Parce qu'elles ne prônent pas les mêmes valeurs, ni les mêmes normes de comportement, il est probable que les réligions n'exercent pas la même influence sur l'activité économique. Il y a plus d’un siècle, Max Weber avait noté une affinité entre l’éthique protestante et l’esprit du capitalisme. Selon lui, les préceptes protestants auraient incité les fidèles à adopter une approche plus rationnelle du monde, mais aussi à travailler et à épargner davantage. La diffusion du protestantisme aurait alors favorisé l’essor du capitalisme. La thèse de Weber n’a pas seulement généré une ample littérature en sociologie en suscitant de profondes controverses ; elle a également inspiré au cours des dernières décennies de nombreux travaux en économie sur les liens entre religion et croissance. Tiago Cavalcanti, Stephen Parente et Rui Zhao (2007) confirment que les différences entre catholicisme et protestantisme peuvent expliquer pourquoi l’Europe du nord s’est industrialisée et développée avant l’Europe du sud. S’inspirant également des travaux de Weber, les économistes Sascha Becker et Ludger Woessmann (2009) ont suggéré que les économies protestantes ont prospéré parce qu’elles étaient plus favorables à l’accumulation du capital humain : en appelant les protestants à lire la Bible par eux-mêmes, Luther a pu encourager une alphabétisation essentielle à l’accumulation des connaissances et aux activités économiques. Les données relatives à la Prusse de la fin du dix-neuvième siècle confirment qu’elle a non seulement connu une plus grande prospérité économique, mais aussi une meilleure éducation. Becker et Woessmann constatent que la forte alphabétisation des protestants peut expliquer les écarts de prospérité observés à l’époque d’un pays à l’autre. Contrairement à ce que pensait Weber, le protestantisme a favorisé le développement économique, non pas en favorisant le travail et l’accumulation du capital physique, mais en favorisant l’accumulation du capital humain.

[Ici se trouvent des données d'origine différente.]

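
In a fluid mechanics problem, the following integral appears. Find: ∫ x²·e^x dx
Integration by parts twice:
First: u=x², dv=e^x dx => x²e^x - 2∫ xe^x dx
Second: u=x, dv=e^x dx => xe^x - e^x
Combining: x²e^x - 2xe^x+2e^x+C

Answer: e^x(x² - 2x+2)+C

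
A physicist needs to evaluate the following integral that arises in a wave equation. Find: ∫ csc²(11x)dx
Since d/dx[-cot(11x)]=11csc²(11x), integral=-cot(11x)/11 + C

Answer: (-1/11)cot(11x) + C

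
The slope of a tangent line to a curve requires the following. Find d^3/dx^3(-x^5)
Apply power rule 3 times:
d^1: -5x^4
d^2: -20x^3
d^3: -60x^2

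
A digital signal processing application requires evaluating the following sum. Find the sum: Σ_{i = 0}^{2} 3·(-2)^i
Geometric series: S = a(1 - r^n)/(1 - r)
a = 3, r = -2, n = 3
S = 3(1+8)/3 = 9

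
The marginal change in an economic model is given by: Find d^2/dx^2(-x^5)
Apply power rule 2 times:
d^1: -5x^4
d^2: -20x^3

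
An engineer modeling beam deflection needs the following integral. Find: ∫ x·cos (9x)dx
By parts: u = x, dv = cos(9x) dx
du = dx, v = sin(9x)/9
= x·sin(9x)/9 + cos(9x)/9² + C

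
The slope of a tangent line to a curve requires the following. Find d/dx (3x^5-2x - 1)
Power rule: d/dx(ax^n)=n·a·x^(n-1)
Term by term: 15·x^4-2

Answer: 15x^4-2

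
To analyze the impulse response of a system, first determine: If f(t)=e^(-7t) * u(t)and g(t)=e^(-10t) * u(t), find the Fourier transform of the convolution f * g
By the convolution theorem: F{f*g} = F(omega)*G(omega)
F(omega) = 1/(7+j*omega), G(omega) = 1/(10+j*omega)
F{f*g} = 1/((7+j*omega)(10+j*omega))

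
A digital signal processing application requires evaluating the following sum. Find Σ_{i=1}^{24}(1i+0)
= 1·Σ i + 0·24 = 1·300 + 0 = 300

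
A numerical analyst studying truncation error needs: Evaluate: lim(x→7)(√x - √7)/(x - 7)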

Jusqu’à récemment, les liens entre la religion et l’innovation, l’un des moteurs de la croissance à long terme, avait été délaissé. En prenant le nombre de brevets déposés par habitant pour mesurer le degré d’innovation, Roland Bénabou, Davide Ticchi et Andrea Vindigni (2015b) ont décelé une relation négative entre la religiosité et l’innovation, aussi bien à travers une analyse des Etats-Unis qu’au travers les comparaisons internationales. Ce résultat est robuste, puisqu’il subsiste lorsque les trois auteurs mesurent la religiosité en prenant différents indicateurs ; il persiste après avoir pris en compte le niveau de revenu par la tête, la population, la part de la population diplômée du supérieur, la protection des droits de brevets, l’investissement étranger et la liberté religieuse. Dans une étude parallèle, Bénabou et alii (2015a) ont examiné la relation entre la religiosité et un vaste ensemble d’attitudes favorables ou défavorables à l’innovation, en utilisant les résultats de la World Values Survey entre 1980 et 2005. Ils s’appuient en l’occurrence sur cinq indicateurs de religiosité, ainsi que sur onze indicateurs d’ouverture individuelle à l’innovation, notamment les attitudes envers la science et la technologie, la prise de risque, etc. Leur étude suggère qu’une plus grande religiosité est associée à une moindre inclinaison envers l’innovation. Bénabou et ses coauteurs ne rejettent pas l’idée que la religion puisse favoriser la croissance : si elle freine l’innovation, elle peut favoriser d’autres moteurs de la croissance, notamment la confiance.
Références
BARRO, Robert J., & Rachel M. MCCLEARY (2003), « Religion and economic growth across countries », in American Sociological Review, vol. 68, n° 5.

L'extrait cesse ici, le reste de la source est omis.